Still blankly staring at the room, my heart and mind couldn't stop thinking about everything. I couldn't accept the truth when I really loved him.
Tok.shop.tok
" Sister," someone called from outside the room.
Like it was Sarah's voice, why was she looking for me so early?
"Yes, just get in the door lock,"
"sister why haven't you taken a shower yet, it's noon also not in college today?" ask sarah.
"No holiday today no college, so do you want to go?! Be careful" I said, answering.
"Ihh, what the hell, brother. Brother was already in search of the same mother, asked for breakfast. If yes, the shower holiday is very dirty indeed this hour is still lying down. Smell of tau," said sarah in an irritated tone.

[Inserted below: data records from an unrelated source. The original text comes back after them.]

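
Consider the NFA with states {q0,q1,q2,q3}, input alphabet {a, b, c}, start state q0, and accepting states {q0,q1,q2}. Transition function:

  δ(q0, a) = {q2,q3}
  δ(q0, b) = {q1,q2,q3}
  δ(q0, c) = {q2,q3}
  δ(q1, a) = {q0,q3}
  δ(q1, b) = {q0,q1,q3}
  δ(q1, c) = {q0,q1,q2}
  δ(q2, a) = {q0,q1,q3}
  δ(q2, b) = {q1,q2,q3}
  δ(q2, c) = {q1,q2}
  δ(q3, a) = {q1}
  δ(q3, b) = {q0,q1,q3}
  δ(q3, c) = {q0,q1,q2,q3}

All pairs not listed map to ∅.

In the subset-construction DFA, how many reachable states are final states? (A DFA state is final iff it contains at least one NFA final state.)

5

Start state of the DFA: {q0}.
{q0} --a--> {q2,q3}  [new]
{q0} --b--> {q1,q2,q3}  [new]
{q0} --c--> {q2,q3}  [seen]
{q2,q3} --a--> {q0,q1,q3}  [new]
{q2,q3} --b--> {q0,q1,q2,q3}  [new]
{q2,q3} --c--> {q0,q1,q2,q3}  [seen]
{q1,q2,q3} --a--> {q0,q1,q3}  [seen]
{q1,q2,q3} --b--> {q0,q1,q2,q3}  [seen]
{q1,q2,q3} --c--> {q0,q1,q2,q3}  [seen]
{q0,q1,q3} --a--> {q0,q1,q2,q3}  [seen]
{q0,q1,q3} --b--> {q0,q1,q2,q3}  [seen]
{q0,q1,q3} --c--> {q0,q1,q2,q3}  [seen]
{q0,q1,q2,q3} --a--> {q0,q1,q2,q3}  [seen]
{q0,q1,q2,q3} --b--> {q0,q1,q2,q3}  [seen]
{q0,q1,q2,q3} --c--> {q0,q1,q2,q3}  [seen]
Reachable DFA states: {q0}, {q2,q3}, {q1,q2,q3}, {q0,q1,q3}, {q0,q1,q2,q3}.
Accepting DFA states (contain an NFA accepting state): {q0}, {q2,q3}, {q1,q2,q3}, {q0,q1,q3}, {q0,q1,q2,q3}.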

"Yes my beautiful adek, said the same mother later this breakfast sister wants to take a shower first,"
Then Sarah walked out of my room and closed the door again and I immediately went to take a shower and breakfast.
"So, aren't you in college today?" Ask my mother.
"No ma'am, there's no class today. So today's not going to college, I want to be at home all you want to do the job,"
"Loh, I thought you went to college today so in front of Andri's son from earlier waiting for you," said the mother again.
"Huh (glow)... Andri here ma'am,"
I was a little surprised to hear that Andri was here, oh yeah I forgot to say last night that I didn't have class today so I didn't go to college.
"Emm, ma'am, I'm going ahead and I want to meet Andri first kasian she will be late, yesterday Nia forgot to say that today nia no class,"
I rushed the way forward to meet Andri, and Deg. Deg. Deg. Suddenly I felt the pain and disappointment reappear. Ah, how is this? What am I supposed to tell him? How explain? My tongue seems to be hard to say, when I see him sitting while playing his gadget, ahh calm down..
"Hmm, Andri?! Sorry for today," I haven't been able to continue my talk,
"Loh, Nia why you haven't changed clothes, quickly change later until late," Andri said to me.
"Sorry I didn't go to college today,"
"Lo's sick? Geez, why didn't you tell me last night" Andri said.
"How come I'm in good health, just no class today, sorry I forgot to talk to you last night,"
"Oh, I think you're sick so you don't go to college. About last night I hope you don't get mad, yeah,"
Andri.
"Yes, relax. Yes, you're leaving late, you know,"
"OK, see you" replied Andri briefly.
I try to be strong for my heart and feelings.
I have to accept the reality, this feeling has to be buried deep.